The 13th September happens also to be the European Day of the Horse and, as one would expect in this equine-loving city, there are events across the town. The Royal Riding School presented a Gala Performance and there was a national show jumping competition out at Chapin ( a twenty-minute walk from the centre of the city ) The exhibition EQUUS began at the Palacio Villavicencio in the Alcazar at the beginning of September.
Music also features, with the first City of Jerez International Piano Competition taking place in the magnificent 13th century Cloisters of Santo Domingo across three days in early September. A flamenco cycle of songs was given nightly at the Tabanco El Pasaje, except for when the Fiesta de la Buleria took place on 5th September in the Alcazar. The ‘buleria’ is a flamenco dance specifically associated with Jerez, where it was invented, and this Fiesta event, which has been going for over 50 years, draws several thousand aficionados to see Jerez singers, dancers and musicians perform in the ancient castle. For less traditional tastes there was a music concert, a mix of flamenco and rock, until one in the morning on 11th also in the Alcazar. The city’s ancient monuments are well used.
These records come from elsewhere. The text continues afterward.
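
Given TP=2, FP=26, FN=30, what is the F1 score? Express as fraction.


F1 = 2 * P * R / (P + R)
P = TP/(TP+FP) = 2/28 = 1/14
R = TP/(TP+FN) = 2/32 = 1/16
2 * P * R = 2 * 1/14 * 1/16 = 1/112
P + R = 1/14 + 1/16 = 15/112
F1 = 1/112 / 15/112 = 1/15

1/15


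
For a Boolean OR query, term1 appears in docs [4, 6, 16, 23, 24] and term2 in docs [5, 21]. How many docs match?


Boolean OR: find union of posting lists
term1 docs: [4, 6, 16, 23, 24]
term2 docs: [5, 21]
Union: [4, 5, 6, 16, 21, 23, 24]
|union| = 7

7


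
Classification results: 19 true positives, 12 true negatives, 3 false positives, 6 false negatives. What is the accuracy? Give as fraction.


Accuracy = (TP + TN) / (TP + TN + FP + FN)
TP + TN = 19 + 12 = 31
Total = 19 + 12 + 3 + 6 = 40
Accuracy = 31 / 40 = 31/40

31/40


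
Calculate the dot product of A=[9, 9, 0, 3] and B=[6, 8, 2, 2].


Dot product = sum of element-wise products
A[0]*B[0] = 9*6 = 54
A[1]*B[1] = 9*8 = 72
A[2]*B[2] = 0*2 = 0
A[3]*B[3] = 3*2 = 6
Sum = 54 + 72 + 0 + 6 = 132

132


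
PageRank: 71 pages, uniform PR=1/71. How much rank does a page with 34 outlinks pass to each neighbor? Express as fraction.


Initial PR = 1/71 = 1/71
Outlinks = 34
Contribution per link = PR / outlinks
= 1/71 / 34
= 1/2414

1/2414


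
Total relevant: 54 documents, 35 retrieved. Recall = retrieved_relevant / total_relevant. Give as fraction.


Recall = retrieved_relevant / total_relevant
= 35 / 54
= 35 / (35 + 19)
= 35/54

35/54


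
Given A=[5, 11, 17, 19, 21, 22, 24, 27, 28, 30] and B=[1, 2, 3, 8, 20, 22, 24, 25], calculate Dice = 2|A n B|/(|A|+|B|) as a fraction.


A intersect B = [22, 24]
|A intersect B| = 2
|A| = 10, |B| = 8
Dice = 2*2 / (10+8)
= 4 / 18 = 2/9

2/9


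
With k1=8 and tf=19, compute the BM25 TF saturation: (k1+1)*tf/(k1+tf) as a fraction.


BM25 TF component = (k1+1)*tf / (k1+tf)
k1 = 8, tf = 19
Numerator = (8+1)*19 = 171
Denominator = 8 + 19 = 27
= 171/27 = 19/3

19/3


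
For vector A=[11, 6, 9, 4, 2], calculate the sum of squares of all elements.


|A|^2 = sum of squared components
A[0]^2 = 11^2 = 121
A[1]^2 = 6^2 = 36
A[2]^2 = 9^2 = 81
A[3]^2 = 4^2 = 16
A[4]^2 = 2^2 = 4
Sum = 121 + 36 + 81 + 16 + 4 = 258

258


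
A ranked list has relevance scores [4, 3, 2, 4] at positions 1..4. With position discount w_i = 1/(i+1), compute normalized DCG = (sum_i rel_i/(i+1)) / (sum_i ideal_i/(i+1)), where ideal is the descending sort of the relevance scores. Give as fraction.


Position discount weights w_i = 1/(i+1) for i=1..4:
Weights = [1/2, 1/3, 1/4, 1/5]
Actual relevance: [4, 3, 2, 4]
DCG = 4/2 + 3/3 + 2/4 + 4/5 = 43/10
Ideal relevance (sorted desc): [4, 4, 3, 2]
Ideal DCG = 4/2 + 4/3 + 3/4 + 2/5 = 269/60
nDCG = DCG / ideal_DCG = 43/10 / 269/60 = 258/269

258/269


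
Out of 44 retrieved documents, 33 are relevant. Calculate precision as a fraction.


Precision = relevant_retrieved / total_retrieved
= 33 / 44
= 33 / (33 + 11)
= 3/4

3/4


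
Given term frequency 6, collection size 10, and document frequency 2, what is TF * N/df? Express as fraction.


TF * (N/df)
= 6 * (10/2)
= 6 * 5
= 30

30


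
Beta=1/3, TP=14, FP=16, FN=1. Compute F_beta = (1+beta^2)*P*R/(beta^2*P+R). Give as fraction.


P = TP/(TP+FP) = 14/30 = 7/15
R = TP/(TP+FN) = 14/15 = 14/15
beta^2 = 1/3^2 = 1/9
(1 + beta^2) = 10/9
Numerator = (1+beta^2)*P*R = 196/405
Denominator = beta^2*P + R = 7/135 + 14/15 = 133/135
F_beta = 28/57

28/57


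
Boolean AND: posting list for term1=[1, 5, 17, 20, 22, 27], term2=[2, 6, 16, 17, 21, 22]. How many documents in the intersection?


Boolean AND: find intersection of posting lists
term1 docs: [1, 5, 17, 20, 22, 27]
term2 docs: [2, 6, 16, 17, 21, 22]
Intersection: [17, 22]
|intersection| = 2

2


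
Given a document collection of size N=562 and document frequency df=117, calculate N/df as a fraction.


IDF ratio = N / df
= 562 / 117
= 562/117

562/117


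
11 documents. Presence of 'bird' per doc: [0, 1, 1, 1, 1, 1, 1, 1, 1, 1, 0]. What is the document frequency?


Checking each document for 'bird':
Doc 1: absent
Doc 2: present
Doc 3: present
Doc 4: present
Doc 5: present
Doc 6: present
Doc 7: present
Doc 8: present
Doc 9: present
Doc 10: present
Doc 11: absent
df = sum of presences = 0 + 1 + 1 + 1 + 1 + 1 + 1 + 1 + 1 + 1 + 0 = 9

9


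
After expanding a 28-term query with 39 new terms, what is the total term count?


Original terms: 28
Expansion terms: 39
Total = 28 + 39 = 67

67


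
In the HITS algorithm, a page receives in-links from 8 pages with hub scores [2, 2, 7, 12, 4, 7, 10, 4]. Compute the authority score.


Authority = sum of hub scores of in-linkers
In-link 1: hub score = 2
In-link 2: hub score = 2
In-link 3: hub score = 7
In-link 4: hub score = 12
In-link 5: hub score = 4
In-link 6: hub score = 7
In-link 7: hub score = 10
In-link 8: hub score = 4
Authority = 2 + 2 + 7 + 12 + 4 + 7 + 10 + 4 = 48

48


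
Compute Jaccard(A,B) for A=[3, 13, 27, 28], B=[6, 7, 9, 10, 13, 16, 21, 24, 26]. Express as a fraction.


A intersect B = [13]
|A intersect B| = 1
A union B = [3, 6, 7, 9, 10, 13, 16, 21, 24, 26, 27, 28]
|A union B| = 12
Jaccard = 1/12 = 1/12

1/12


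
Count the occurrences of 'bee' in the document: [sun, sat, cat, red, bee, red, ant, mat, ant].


Document has 9 words
Scanning for 'bee':
Found at positions: [4]
Count = 1

1


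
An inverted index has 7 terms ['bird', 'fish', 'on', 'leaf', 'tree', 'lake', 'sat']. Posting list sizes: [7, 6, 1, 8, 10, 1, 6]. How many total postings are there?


Summing posting list sizes:
'bird': 7 postings
'fish': 6 postings
'on': 1 postings
'leaf': 8 postings
'tree': 10 postings
'lake': 1 postings
'sat': 6 postings
Total = 7 + 6 + 1 + 8 + 10 + 1 + 6 = 39

39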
I enjoy flamenco, but this time I was enchanted by music of a different type. ‘Medieval Jerez’ presented exquisite music from the twelfth to the fourteenth centuries, ‘religiosas y profanas’ on lute, violin, recorders, percussion and voices in the chapel, formerly the mosque, of the Alcazar ( see left ). The mosque became a chapel and was dedicated to Santa Maria by King Alfonso X after his successful victory at Jerez in 1264. The altar set into its west-facing wall records this dedication and panels upon it display the words to the ‘Ave Maria’ and reference another song, written by King Alfonso for performance in this very chapel.
On Sunday the musicians performed in front of the mihrab, the prayer niche denoting the direction of Mecca. The acoustics in the hexagonal chapel were excellent and it echoed to a cappella monastic part-songs, as well as jolly dances and marching songs from Carmina Burana ( the delicate original, not the thumping Orff version ). Included in the programme were four pieces by King Alfonso X ‘El Sabio’, himself, two of them written specifically for or about Capilla de Santa Maria. During this visit to Jerez I was revising my novel, in which King Alfonso X features, so much more than the music resonated and in so many ways. He was a fine composer. Now I must work some music into the novel.
The Fiesta de la Vendimia 2015 runs from 1st to 20th September in Jerez de la Frontera. Most of the events within it are free or at moderate cost e.g. a ticket to my lovely concert cost 10 euros. It might be too late for this year, but the Vendimia is a good time to visit Jerez, so watch the Ayuntamiento web-site for the dates for 2016. I will be returning to Jerez before then, in October, when I hope to be tasting some of the mosto, the season’s first pressings, before it is refined into sherry.